Luckily, Joe needed to stay in the hospital only two weeks this time before getting at-home treatment from Fairview Home Infusion. University of Minnesota Health's partnership with Fairview made it an easy transition.

“I was able to go home and be hooked up to the Blincyto through a bag and pump,” Joe says. “Blincyto was going into my port for 24 hours a day for 28 days, and I did three rounds of this.”

A Fairview Home Infusion nurse, Renee Johnson, visited Joe every two days to change his medication and make sure he was comfortable.

“Working with Fairview Home Infusion made Joe’s quality of life so much better,” Dr. Holtan says. “It would be cumbersome to receive the whole treatment in the hospital.
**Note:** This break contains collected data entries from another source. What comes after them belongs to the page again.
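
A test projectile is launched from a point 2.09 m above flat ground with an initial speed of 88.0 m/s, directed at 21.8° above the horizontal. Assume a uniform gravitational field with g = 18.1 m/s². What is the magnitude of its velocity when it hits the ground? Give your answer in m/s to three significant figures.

Horizontal component vₓ = 88.00 cos 21.8° = 81.71 m/s; vertical v_y0 = 88.00 sin 21.8° = 32.68 m/s.
With up positive and y = 0 at the ground: y(t) = 2.09 + (32.68) t − 9.050 t². Setting y = 0 and taking the positive root: t = [32.68 + √(32.68² + 2·18.1·2.09)] / 18.1 = (32.68 + 33.82) / 18.1 = 3.674 s.
Vertical velocity at impact: v_y = v_y0 − g t = 32.68 − 18.1 × 3.674 = −33.82 m/s.
Speed: |v| = √(vₓ² + v_y²) = √(81.71² + 33.82²) = 88.43 m/s.

88.4 m/s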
He was able to be in the comfort of his own home while he was attached to the infusion pump, so he could still do the things he wanted to do.”

Three rounds of Blincyto treatments later, Joe was once again cancer-free.

Moving forward

It wasn’t always easy for Joe Joe Tough to stay positive. In fact, he acquired his catchy nickname after receiving encouragement to persist and be tough during his illness.

“When my cousin Chelsea got sick, my cousin, friend, and I did a Tough Mudder and named our team ‘Chelsea Tough’ in honor of her,” Joe says. “After I shared that I had been diagnosed with leukemia, my friend Heidi remembered the Tough Mudder and made a ‘Joe Joe Tough’ logo that we put on t-shirts, bracelets, and more that people wore to show support for me.”

He understands how the power of gratitude — and a strong support group — can help people through many challenges.

“It doesn’t matter how old you are, whether you have a lot of friends or not," Joe says. "Keep moving. Stay strong and positive. Make others cheer you on. Get your support group and stay connected."

In hopes of inspiring others, Joe has participated in a variety of events, such as raising money and creating a team for the “Light the Night” walk with the Leukemia and Lymphoma Society.  

“Right now, I’m in the middle of writing a book,” he says. “It’s going to be called ‘The Life of Joe Joe Tough,’ and it’ll discuss everything I’ve gone through in this process, from the beginning to the end.”